NAB または NAR CR の作成要求が NAC によって受け付けられましたが、まだ NAC によって検証されていません。

BackingOff

NAB または NAR CR の無効な spec が原因で、NAC CR によって NAB または NAR CR が無効になります。

namespace admin ユーザーは、NAB または NAR spec を更新することで、管理者が設定するポリシーに準拠できます。namespace admin ユーザーが CR を編集した後、NAC は CR を再度調整します。

Created

NAB または NAR CR は NAC によって検証され、Velero バックアップまたは復元オブジェクトが作成されます。

Deletion

NAB または NAR CR が削除対象としてマークされています。NAC は、対応する Velero バックアップまたは復元オブジェクトを削除します。Velero オブジェクトが削除されると、NAB または NAR CR も削除されます。

5.19.1.9. NonAdminBackupStorageLocation CR について

名前空間管理者が管理者による作成、承認、または自動プロセスを通じてバックアップストレージの場所をどのように定義するかを理解するために 、NonAdminBackupStorageLocation (NABSL) カスタムリソース (CR) のワークフローを確認してください。これは、セキュリティー要件に基づいて適切なワークフローを選択するのに役立ちます。

NABSL CR が作成され、セキュアに使用されるようにするには、クラスター管理者の制御を使用します。クラスター管理者は、NABSL CR を管理し、会社ポリシーおよびコンプライアンス要件に準拠します。

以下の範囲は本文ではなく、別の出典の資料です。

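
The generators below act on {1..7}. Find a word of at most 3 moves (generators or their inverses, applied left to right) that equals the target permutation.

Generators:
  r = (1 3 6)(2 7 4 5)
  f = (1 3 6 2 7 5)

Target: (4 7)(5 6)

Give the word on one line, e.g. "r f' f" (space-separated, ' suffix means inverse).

  after f: (1 3 6 2 7 5)
  after r': (4 7)(5 6)

f r'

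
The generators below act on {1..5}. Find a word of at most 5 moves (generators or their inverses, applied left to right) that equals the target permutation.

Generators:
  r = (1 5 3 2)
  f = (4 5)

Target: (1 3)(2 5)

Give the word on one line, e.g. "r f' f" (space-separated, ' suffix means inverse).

r r f' f'

  after r: (1 5 3 2)
  after r: (1 3)(2 5)
  after f': (1 3)(2 4 5)
  after f': (1 3)(2 5)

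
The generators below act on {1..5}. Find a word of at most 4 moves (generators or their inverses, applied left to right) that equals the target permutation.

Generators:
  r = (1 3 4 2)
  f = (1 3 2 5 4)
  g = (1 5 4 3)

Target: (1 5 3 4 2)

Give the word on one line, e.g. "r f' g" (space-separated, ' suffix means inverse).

  after g': (1 3 4 5)
  after f': (2 3 5 4)
  after g: (1 5 3 4 2)

g' f' g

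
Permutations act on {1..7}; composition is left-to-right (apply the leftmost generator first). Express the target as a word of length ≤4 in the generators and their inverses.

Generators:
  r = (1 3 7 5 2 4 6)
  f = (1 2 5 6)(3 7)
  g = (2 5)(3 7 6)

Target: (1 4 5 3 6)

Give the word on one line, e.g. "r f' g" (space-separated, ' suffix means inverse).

g' f' r' g

  after g': (2 5)(3 6 7)
  after f': (1 6 3 5)
  after r': (1 4 2 5 6)(3 7)
  after g: (1 4 5 3 6)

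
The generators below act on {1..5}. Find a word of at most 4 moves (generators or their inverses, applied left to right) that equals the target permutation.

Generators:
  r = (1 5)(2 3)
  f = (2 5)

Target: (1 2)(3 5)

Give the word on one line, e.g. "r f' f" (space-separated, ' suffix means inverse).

  after f': (2 5)
  after r: (1 5 3 2)
  after f': (1 2)(3 5)

f' r f'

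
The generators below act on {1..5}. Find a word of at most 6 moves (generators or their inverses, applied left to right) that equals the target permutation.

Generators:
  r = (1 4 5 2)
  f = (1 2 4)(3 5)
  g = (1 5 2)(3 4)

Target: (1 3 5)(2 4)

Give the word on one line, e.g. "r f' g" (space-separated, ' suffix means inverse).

  after g': (1 2 5)(3 4)
  after r: (3 5 4)
  after g': (1 2 5 3)
  after f: (1 4)(2 3)
  after g': (1 3 5)(2 4)

g' r g' f g'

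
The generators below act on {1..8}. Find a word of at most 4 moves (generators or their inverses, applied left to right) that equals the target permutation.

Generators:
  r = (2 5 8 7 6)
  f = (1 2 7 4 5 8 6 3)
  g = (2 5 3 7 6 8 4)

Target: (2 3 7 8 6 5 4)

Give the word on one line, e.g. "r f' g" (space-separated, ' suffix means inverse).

  after r: (2 5 8 7 6)
  after g: (2 3 7 8 6 5 4)

r g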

次のワークフローのいずれかを使用して、NABSL CR を作成できます。

  • 管理者作成ワークフロー: このワークフローでは、クラスター管理者は namespace admin ユーザーの NABSL CR を作成します。次に、namespace admin ユーザーは NonAdminBackup CR の NABSL を参照します。
  • 管理者承認ワークフロー: クラスター管理者は、nonAdmin.requireApprovalForBSL フィールドを true に設定して、DPA でこのオプトイン機能を明示的に有効にする必要があります。クラスター管理者の承認プロセスは以下のように実行されます。

    1. namespace admin ユーザーは NABSL CR を作成します。管理者は DPA で承認プロセスを適用しているため、openshift-adp namespace での NonAdminBackupStorageLocationRequest CR の作成がトリガーされます。
    2. クラスター管理者は要求を確認し、要求を承認または拒否します。

      • 承認されると、Velero BackupStorageLocation (BSL) が openshift-adp namespace に作成され、NABSL CR のステータスが更新されて承認が反映されます。
      • 拒否されると、NABSL CR のステータスは、拒否を反映するように更新されます。
    3. クラスター管理者は、以前に承認された NABSL CR を取り消すこともできます。approve フィールドは、pending または reject に戻されます。これにより、Velero BSL が削除され、namespace admin ユーザーに拒否が通知されます。
  • 自動承認ワークフロー: このワークフローでは、DPA の nonAdmin.requireApprovalForBSL フィールドを false に設定して、クラスター管理者による NABSL CR の承認プロセスを強制しません。このフィールドのデフォルト値は false です。フィールドを設定しないと、NABSL が自動的に承認されます。そのため、namespace admin ユーザーは認可された namespace から NABSL CR を作成できます。
重要

セキュリティー上の理由から、管理者の作成または管理者の承認ワークフローのいずれかを使用してください。自動承認ワークフローは、管理者のレビューを必要としないため、安全性が低くなります。